One day, Choi Kyu Hong might find himself in a vegetable garden on the 65th floor of a skyscraper. But, so far, his dream of picking fresh vegetables some 200 meters (655 feet) up has only been realized in hundreds of architectural designs.
In real life, the agricultural scientist remains far below such dizzying heights, conducting his work in a nondescript three-story building in the South Korean city of Suwon. The only thing that makes the squat structure stand out is the solar panels on its roof, which provide power for the prototype of a farm Choi is working on. If he and his colleagues succeed, their efforts may change the future of urban farming -- and how the world gets its food.

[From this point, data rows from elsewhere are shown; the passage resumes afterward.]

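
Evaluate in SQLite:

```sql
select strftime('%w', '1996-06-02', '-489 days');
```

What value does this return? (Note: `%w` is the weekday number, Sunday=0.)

First apply '-489 days': 1996-06-02 → 1995-01-30.
1995-01-30 is a Monday; with Sunday=0 that is 1.

1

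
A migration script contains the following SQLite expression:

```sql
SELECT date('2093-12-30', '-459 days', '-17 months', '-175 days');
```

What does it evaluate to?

2090-11-03

Applying '-459 days' to 2093-12-30: counting 459 days back gives 2092-09-27.
Adding -17 months to 2092-09-27 gives 2091-04-27.
Applying '-175 days' to 2091-04-27: counting 175 days back gives 2090-11-03.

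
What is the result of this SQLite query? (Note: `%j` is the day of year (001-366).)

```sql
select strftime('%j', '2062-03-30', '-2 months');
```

First apply '-2 months': 2062-03-30 → 2062-01-30.
Day-of-year for 2062-01-30: days since 2062-01-01 inclusive = 30, zero-padded to 030.

030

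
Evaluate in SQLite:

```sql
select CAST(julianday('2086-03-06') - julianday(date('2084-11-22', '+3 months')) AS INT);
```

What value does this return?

Adding +3 months to 2084-11-22 gives 2085-02-22.
6 days remain in February 2085 after the 22nd (28 − 22).
Full months from March 2085 through February 2086 contribute their day counts.
Then 6 days into March 2086.
Total: 6 + 31 + 30 + 31 + 30 + 31 + 31 + 30 + 31 + 30 + 31 + 31 + 28 + 6 = 377.

377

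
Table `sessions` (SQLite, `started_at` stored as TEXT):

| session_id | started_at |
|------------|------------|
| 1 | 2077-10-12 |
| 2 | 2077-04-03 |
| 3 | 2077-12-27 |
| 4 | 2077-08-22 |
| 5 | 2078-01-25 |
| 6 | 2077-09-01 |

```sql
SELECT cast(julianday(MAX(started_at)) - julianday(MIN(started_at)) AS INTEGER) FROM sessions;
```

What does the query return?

MIN = 2077-04-03, MAX = 2078-01-25.
27 days remain in April 2077 after the 3rd (30 − 3).
Full months from May 2077 through December 2077 contribute their day counts.
Then 25 days into January 2078.
Total: 27 + 31 + 30 + 31 + 31 + 30 + 31 + 30 + 31 + 25 = 297.

297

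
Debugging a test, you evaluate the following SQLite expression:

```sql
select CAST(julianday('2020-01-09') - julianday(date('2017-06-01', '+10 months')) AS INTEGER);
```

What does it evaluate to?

648

Adding +10 months to 2017-06-01 gives 2018-04-01.
29 days remain in April 2018 after the 1st (30 − 1).
Full months from May 2018 through December 2019 contribute their day counts.
Then 9 days into January 2020.
Total: 29 + 31 + 30 + 31 + 31 + 30 + 31 + 30 + 31 + 31 + 28 + 31 + 30 + 31 + 30 + 31 + 31 + 30 + 31 + 30 + 31 + 9 = 648.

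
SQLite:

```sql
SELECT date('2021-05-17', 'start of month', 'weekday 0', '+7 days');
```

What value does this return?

`start of month` rewinds 2021-05-17 to 2021-05-01.
`weekday 0` advances to the next Sunday; 2021-05-01 is a Saturday, so it moves forward to 2021-05-02.
Advancing 7 more days within May lands on 2021-05-09.

2021-05-09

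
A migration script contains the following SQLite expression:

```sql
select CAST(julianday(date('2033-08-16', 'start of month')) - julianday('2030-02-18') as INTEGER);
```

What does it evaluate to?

1260

`start of month` rewinds 2033-08-16 to 2033-08-01.
10 days remain in February 2030 after the 18th (28 − 18).
Full months from March 2030 through July 2033 contribute their day counts.
Then 1 day into August 2033.
Total: 10 + 31 + 30 + 31 + 30 + 31 + 31 + 30 + 31 + 30 + 31 + 31 + 28 + 31 + 30 + 31 + 30 + 31 + 31 + 30 + 31 + 30 + 31 + 31 + 29 + 31 + 30 + 31 + 30 + 31 + 31 + 30 + 31 + 30 + 31 + 31 + 28 + 31 + 30 + 31 + 30 + 31 + 1 = 1260.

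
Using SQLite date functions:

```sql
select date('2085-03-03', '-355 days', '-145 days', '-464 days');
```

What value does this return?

Applying '-355 days' to 2085-03-03: counting 355 days back gives 2084-03-13.
Applying '-145 days' to 2084-03-13: counting 145 days back gives 2083-10-20.
Applying '-464 days' to 2083-10-20: counting 464 days back gives 2082-07-13.

2082-07-13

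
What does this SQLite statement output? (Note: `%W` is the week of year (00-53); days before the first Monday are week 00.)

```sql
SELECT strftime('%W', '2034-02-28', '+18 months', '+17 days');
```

37

First apply '+18 months', '+17 days': 2034-02-28 → 2035-09-14.
2035-09-14 is a Friday. SQLite's %W counts Mondays since the year started; the result is 37.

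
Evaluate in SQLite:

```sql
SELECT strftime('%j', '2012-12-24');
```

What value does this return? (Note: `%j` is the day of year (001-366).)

359

Day-of-year for 2012-12-24: days since 2012-01-01 inclusive = 359, zero-padded to 359.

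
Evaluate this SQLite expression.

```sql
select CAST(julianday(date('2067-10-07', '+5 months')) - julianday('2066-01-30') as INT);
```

Adding +5 months to 2067-10-07 gives 2068-03-07.
1 day remains in January 2066 after the 30th (31 − 30).
Full months from February 2066 through February 2068 contribute their day counts.
Then 7 days into March 2068.
Total: 1 + 28 + 31 + 30 + 31 + 30 + 31 + 31 + 30 + 31 + 30 + 31 + 31 + 28 + 31 + 30 + 31 + 30 + 31 + 31 + 30 + 31 + 30 + 31 + 31 + 29 + 7 = 767.

767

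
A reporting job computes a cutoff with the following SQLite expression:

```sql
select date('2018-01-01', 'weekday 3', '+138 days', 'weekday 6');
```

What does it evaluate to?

`weekday 3` advances to the next Wednesday; 2018-01-01 is a Monday, so it moves forward to 2018-01-03.
Applying '+138 days' to 2018-01-03: counting 138 days forward gives 2018-05-21.
`weekday 6` advances to the next Saturday; 2018-05-21 is a Monday, so it moves forward to 2018-05-26.

2018-05-26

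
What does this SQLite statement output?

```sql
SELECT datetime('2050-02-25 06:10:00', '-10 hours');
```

2050-02-24 20:10:00

-10 hours from 2050-02-25 06:10:00 is 2050-02-24 20:10:00 (crosses midnight).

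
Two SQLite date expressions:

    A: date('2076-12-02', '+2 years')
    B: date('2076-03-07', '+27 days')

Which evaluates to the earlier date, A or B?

A = 2078-12-02.
B = 2076-04-03.
B is earlier.

B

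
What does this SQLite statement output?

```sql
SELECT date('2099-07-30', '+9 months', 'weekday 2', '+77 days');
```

Adding +9 months to 2099-07-30 gives 2100-04-30.
`weekday 2` advances to the next Tuesday; 2100-04-30 is a Friday, so it moves forward to 2100-05-04.
Applying '+77 days' to 2100-05-04: counting 77 days forward gives 2100-07-20.

2100-07-20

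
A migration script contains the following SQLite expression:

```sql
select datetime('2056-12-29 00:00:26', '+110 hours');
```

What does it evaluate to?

+110 hours from 2056-12-29 00:00:26 is 2057-01-02 14:00:26 (crosses midnight).

2057-01-02 14:00:26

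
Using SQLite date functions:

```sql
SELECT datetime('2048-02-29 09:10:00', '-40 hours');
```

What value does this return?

-40 hours from 2048-02-29 09:10:00 is 2048-02-27 17:10:00 (crosses midnight).

2048-02-27 17:10:00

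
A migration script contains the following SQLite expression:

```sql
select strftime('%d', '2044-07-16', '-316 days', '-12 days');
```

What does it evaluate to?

23

First apply '-316 days', '-12 days': 2044-07-16 → 2043-08-23.
`%d` extracts the 2-digit day of month: 23.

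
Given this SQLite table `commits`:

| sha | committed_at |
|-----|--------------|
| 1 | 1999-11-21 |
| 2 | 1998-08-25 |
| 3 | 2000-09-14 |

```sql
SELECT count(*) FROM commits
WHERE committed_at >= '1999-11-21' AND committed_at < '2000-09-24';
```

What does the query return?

Rows in [1999-11-21, 2000-09-24): 1999-11-21, 2000-09-14 → 2 rows.

2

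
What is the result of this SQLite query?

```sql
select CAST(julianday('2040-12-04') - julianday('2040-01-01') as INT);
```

30 days remain in January 2040 after the 1st (31 − 1).
Full months from February 2040 through November 2040 contribute their day counts.
Then 4 days into December 2040.
Total: 30 + 29 + 31 + 30 + 31 + 30 + 31 + 31 + 30 + 31 + 30 + 4 = 338.

338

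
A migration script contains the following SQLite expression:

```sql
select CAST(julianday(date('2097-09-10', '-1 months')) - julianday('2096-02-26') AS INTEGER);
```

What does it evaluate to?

Adding -1 month to 2097-09-10 gives 2097-08-10.
3 days remain in February 2096 after the 26th (29 − 26).
Full months from March 2096 through July 2097 contribute their day counts.
Then 10 days into August 2097.
Total: 3 + 31 + 30 + 31 + 30 + 31 + 31 + 30 + 31 + 30 + 31 + 31 + 28 + 31 + 30 + 31 + 30 + 31 + 10 = 531.

531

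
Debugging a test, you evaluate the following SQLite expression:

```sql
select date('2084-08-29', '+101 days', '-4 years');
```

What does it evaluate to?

Applying '+101 days' to 2084-08-29: counting 101 days forward gives 2084-12-08.
Adding -4 years to 2084-12-08 gives 2080-12-08.

2080-12-08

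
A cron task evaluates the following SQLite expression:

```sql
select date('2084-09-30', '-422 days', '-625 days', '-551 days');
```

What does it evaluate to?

2080-05-16

Applying '-422 days' to 2084-09-30: counting 422 days back gives 2083-08-05.
Applying '-625 days' to 2083-08-05: counting 625 days back gives 2081-11-18.
Applying '-551 days' to 2081-11-18: counting 551 days back gives 2080-05-16.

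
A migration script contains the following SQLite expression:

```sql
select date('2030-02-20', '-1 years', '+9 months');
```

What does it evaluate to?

2029-11-20

Adding -1 year to 2030-02-20 gives 2029-02-20.
Adding +9 months to 2029-02-20 gives 2029-11-20.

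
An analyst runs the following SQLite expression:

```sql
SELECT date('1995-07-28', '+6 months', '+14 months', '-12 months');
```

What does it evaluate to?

1996-03-28

Adding +6 months to 1995-07-28 gives 1996-01-28.
Adding +14 months to 1996-01-28 gives 1997-03-28.
Adding -12 months to 1997-03-28 gives 1996-03-28.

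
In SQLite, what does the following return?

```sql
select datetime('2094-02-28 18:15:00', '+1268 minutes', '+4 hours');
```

1268 minutes = 21h 8m; +1268 minutes from 2094-02-28 18:15:00 is 2094-03-01 15:23:00 (crosses midnight).
+4 hours from 2094-03-01 15:23:00 is 2094-03-01 19:23:00.

2094-03-01 19:23:00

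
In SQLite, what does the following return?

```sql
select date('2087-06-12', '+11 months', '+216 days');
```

2088-12-14

Adding +11 months to 2087-06-12 gives 2088-05-12.
Applying '+216 days' to 2088-05-12: counting 216 days forward gives 2088-12-14.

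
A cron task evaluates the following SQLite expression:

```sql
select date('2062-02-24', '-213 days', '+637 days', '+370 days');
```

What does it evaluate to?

Applying '-213 days' to 2062-02-24: counting 213 days back gives 2061-07-26.
Applying '+637 days' to 2061-07-26: counting 637 days forward gives 2063-04-24.
Applying '+370 days' to 2063-04-24: counting 370 days forward gives 2064-04-28.

2064-04-28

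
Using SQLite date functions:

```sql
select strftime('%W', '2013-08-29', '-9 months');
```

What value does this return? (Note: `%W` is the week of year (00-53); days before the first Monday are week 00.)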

From the outside, the so-called vertical farm has nothing in common with the luxury high-rises surrounding it. Inside the building, heads of lettuce covering 450 square meters (4,800 square feet) are being painstakingly cultivated. Light and temperature levels are precisely regulated. Meanwhile, in the surrounding city, some 20 million people are hustling among the high-rises and apartment complexes, going about their daily lives.
Every person who steps foot in the Suwon vertical farm must first pass through an "air shower" to keep outside germs and bacteria from influencing the scientific experiment. Other than this oddity, though, the indoor agricultural center closely resembles a traditional rural farm. There are a few more technological bells and whistles (not to mention bright pink lighting) which remind visitors this is no normal farm. But the damp air, with its scent of fresh flowers, recalls that of a greenhouse.
Heads of lettuce are lined up in stacked layers. At the very bottom, small seedlings are thriving while, further up, there are riper plants almost ready to be picked. Unlike in conventional greenhouses, the one in Suwon uses no pesticides between the sowing and harvest periods, and all water is recycled. This makes the facility completely organic. It is also far more productive than a conventional greenhouse.
Choi meticulously checks the room temperature. He carefully checks the wavelengths of the red, white and blue LED lights aimed at the tender plants. Nothing is left to chance when it comes to the laboratory conditions of this young agricultural experiment. The goal is to develop optimal cultivation methods -- and ones that can compete on the open market. Indeed, Korea wants to bring vertical farming to the free market.
Nine Billion People by 2050
Vertical farming is an old idea. Indigenous people in South America have long used vertically layered growing techniques, and the rice terraces of East Asia follow a similar principle. But, now, a rapidly growing global population and increasingly limited resources are making the technique more attractive than ever.
The Green Revolution of the late 1950s boosted agricultural productivity at an astounding rate, allowing for the explosive population growth still seen today. Indeed, since 1950, the Earth's population has nearly tripled, from 2.4 billion to 7 billion, and global demand for food has grown accordingly.